As circunstâncias judiciais desfavoráveis não permitiram a aceitação do pedido da ré

Em Tarauacá, quatro pessoas quebraram o cadeado de uma banca de bombons com um martelo e subtraíram os produtos. O furto ocorreu no Mercado dos Colonos, durante o período noturno.

O grupo levou embora a banca, mas, enquanto a carregava pela rua alagada, a roda prendeu em um buraco. A movimentação chamou a atenção de um policial que estava nas proximidades. Todos fugiram, mas um foi apreendido e esse entregou os demais.

A banca de bombons era o meio de sustento de um senhor. “Esse era meu único ganha pão, eu não recuperei nada! Saí de lá 22h30 e tinha deixado trancado com cadeado e corrente. Quando cheguei de manhã, não estava mais”, contou a vítima.

De acordo com a denúncia, trata-se de furto qualificado pelo concurso de pessoas. Um foi preso em flagrante e outro negou sua participação. O terceiro explicou que por ser usuário de drogas, estava na rua naquela madrugada, ajudou a tirar a banca do buraco e pegou alguns itens.

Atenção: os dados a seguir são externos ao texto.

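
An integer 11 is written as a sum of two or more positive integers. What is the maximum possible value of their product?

Let m[k] be the best product for length k (with at least one cut). For each first piece i, the rest contributes max(k−i, m[k−i]).
Small cases: m[2]=1, m[3]=2.
m[4] = max(1*3, 2*2, 3*1) = 4
m[5] = max(1*4, 2*3, 3*2, 4*1) = 6
m[6] = max(1*6, 2*4, 3*3, 4*2, 5*1) = 9
m[7] = max(1*9, 2*6, 3*4, 4*3, 5*2, 6*1) = 12
m[8] = max(1*12, 2*9, 3*6, …, 6*2, 7*1) = 18
m[9] = max(1*18, 2*12, 3*9, …, 7*2, 8*1) = 27
m[10] = max(1*27, 2*18, 3*12, …, 8*2, 9*1) = 36
m[11] = max(1*36, 2*27, 3*18, …, 9*2, 10*1) = 54
One optimal split: 3 + 3 + 3 + 2; product 3*3*3*2 = 54.

54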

A última participante é uma mulher e ela apresentou recurso pedindo que sua pena fosse convertida em prestação de serviços à comunidade. Ela já tinha maus antecedentes criminais e recebeu essa nova condenação em abril de 2020. O desembargador Élcio Mendes votou contra o recurso, fundamentado na falta de preenchimento dos requisitos previstos em lei.

Portanto, ela deve cumprir 3 anos, 6 meses e 20 dias de reclusão, em regime semiaberto. A decisão foi publicada na edição n° 6.875 do Diário da Justiça Eletrônico (pág. 7), da última terça-feira, dia 20.